Okullar açıldı. Hayat depremden geriye kalan ağır izlerin sükûnetle iyileştiğine bizi şahit kılıyor. Şimdi, gelecek nesiller Kahramanmaraş depreminde acaba neler olmuştu, sorusuna bir nebze cevap bulabilsinler diye ben bu satırları yazıyorum. Öğrencilerimden de hafızalarında ne varsa yassınlar istiyorum. Onlar da kendi dillerince hatıralarını yazıyorlar. Bu günleri unutmamak, unutturmamak gerek, tarihe not düşmek gerek, kayıt altında almak gerek…
Kendi evimden de bahsetmeliyim son satırlarımda.
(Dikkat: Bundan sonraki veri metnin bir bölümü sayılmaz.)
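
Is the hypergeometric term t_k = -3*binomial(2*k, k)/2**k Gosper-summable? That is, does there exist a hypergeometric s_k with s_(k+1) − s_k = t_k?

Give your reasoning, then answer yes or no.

No — t_k has no hypergeometric antidifference.

The ratio is (2*k + 1)/(k + 1).
Factor: A=2*k + 1; B=k + 1; C=1.
Set up (2*k + 1)·f(k+1) − (k)·f(k) − (1) = 0.
Bound: deg f ≤ -1.
Bound -1 < 0, so the key equation has no polynomial solution.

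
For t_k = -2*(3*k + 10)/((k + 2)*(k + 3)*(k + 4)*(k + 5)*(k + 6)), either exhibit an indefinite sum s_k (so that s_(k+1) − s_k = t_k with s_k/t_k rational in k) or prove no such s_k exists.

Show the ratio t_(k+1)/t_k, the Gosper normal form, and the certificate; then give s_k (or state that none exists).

r(k) = (k + 2)*(3*k + 13)/((k + 7)*(3*k + 10)) after simplifying.
A = k + 2, B = k + 7, C = k + 10/3.
Key eq: (k + 2)·f(k+1) = (k + 6)·f(k) + (k + 10/3).
Degrees (1,1,1) ⇒ d ≤ 4.
Solve for f: f(k) = k*(k + 3)*(k**2 + 11*k + 38)/120 (degree 4 ≤ 4).
Then R = B(k−1)f/C = k*(k + 3)*(k + 6)*(k**2 + 11*k + 38)/(40*(3*k + 10)), so s_k = R(k)·t_k = k*(-k**2 - 11*k - 38)/(20*(k**3 + 11*k**2 + 38*k + 40)).
Verify: 2*(-3*k - 10)/(k**5 + 20*k**4 + 155*k**3 + 580*k**2 + 1044*k + 720) matches t_k.

s_k = k*(-k**2 - 11*k - 38)/(20*(k**3 + 11*k**2 + 38*k + 40))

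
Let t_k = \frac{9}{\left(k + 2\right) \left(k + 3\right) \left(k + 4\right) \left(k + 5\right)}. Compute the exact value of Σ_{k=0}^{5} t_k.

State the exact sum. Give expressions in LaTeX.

The ratio is (k + 2)/(k + 6).
Normal form (A,B,C) = (k + 2, k + 6, 1).
Key eq: (k + 2)·f(k+1) = (k + 5)·f(k) + (1).
Bound: deg f ≤ 3.
Solving with deg f ≤ 3: f(k) = k*(k**2 + 9*k + 26)/72.
Then R = B(k−1)f/C = k*(k + 5)*(k**2 + 9*k + 26)/72, so s_k = R(k)·t_k = k*(k**2 + 9*k + 26)/(8*(k + 2)*(k + 3)*(k + 4)).
s_(k+1) − s_k = 9/(k**4 + 14*k**3 + 71*k**2 + 154*k + 120) = t_k.
Telescoping: Σ = s_(6) − s_(0) = 29/240 − (0) = 29/240.

Σ = 29/240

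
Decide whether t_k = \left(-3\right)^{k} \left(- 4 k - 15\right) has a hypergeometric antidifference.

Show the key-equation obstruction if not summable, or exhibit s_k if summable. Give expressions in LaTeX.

Yes. s_k = \left(-3\right)^{k} \left(k + 3\right).

Ratio r(k) = 3*(-4*k - 19)/(4*k + 15).
Normal form (A,B,C) = (-3, 1, k + 15/4).
f must satisfy (-3)·f(k+1) − (1)·f(k) = k + 15/4.
d = 1 from the (0,0,1) case.
Match coefficients ⇒ f(k) = -(k + 3)/4.
Certificate R = B(k−1)f/C = -(k + 3)/(4*k + 15) gives s_k = (-3)**k*(k + 3).
Verify: (-3)**k*(-4*k - 15) matches t_k.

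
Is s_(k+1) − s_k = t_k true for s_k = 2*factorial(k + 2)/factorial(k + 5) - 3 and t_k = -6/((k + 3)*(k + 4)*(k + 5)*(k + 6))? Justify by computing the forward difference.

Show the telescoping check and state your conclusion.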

Evimin durumu daha belli değil ortada olabileceğini söylediler ağırda olabilir dediler. Yurtta kalıyorum. Yaklaşan bayram için tekrardan memlekete gideceğim. Bu bayram nasıl olur bilemiyorum.
Buradan geriye dönüp baktığımda muhtemelen bir çok kişinin sahip olduğu kanaatler bende de var: mal mülk hepsi boşmuş gerçekten. Ayette geçtiği gibi “biz sizi maldan,candan,korkuyla evlatlardan imtihan edeceğiz, Bakara suresi 155.ayet”. Gerçekten şehir olarak bu ayetin muhatabı olduk. Değerini bilmediğimiz ne kadarda çok şey varmış! Ev,evdeki suyun akması,bir yatağının olması … Aslında bizler kendi hayatımızı, lükse şatafata kapılarak kendimiz zorlaştırdık. Hiç birinin önemi yokmuş, önemli olan evlerimizi işimizi doğru dürüst sağlam yapmamızmış. Arkadaşım İlker Hocam’ın bir anektodu ile bitiriyorum. Depremden sonra karayollarının şantiyesine gittiğimiz zaman komşum İlker Hocam ile aramızda şöyle bir muhabbet geçti. “Evden nasıl çıktığımızı bilmiyoruz, apar topar çıktık. 3 altınım vardı. Onları alıverdim çıktım, gerisi önemli değil” dedi. Ben şaşkınlıkla acaba aklına altınlar nasıl geldi de aldı diye düşünürken, altın derken çocuklarını kastettiğini söyledi ağlamaklı bir sesle… Hayat böyle bir şey işte…Nice canlar gitti, hepsine şahit olduk. Huzur, ailenle, sevdiklerinle beraber geçirdiğin güzel vakitle geliyormuş.Dahası pek önemli değil…
İnsanlık tarihinin en ağır felaketlerinden birini yaşadık ülkece bölgece çok korktuk Rabbim bir daha yaşatmasın. Cümle giden canlarımıza Rabbim Rahmetiyle muamele eylesin.Amin.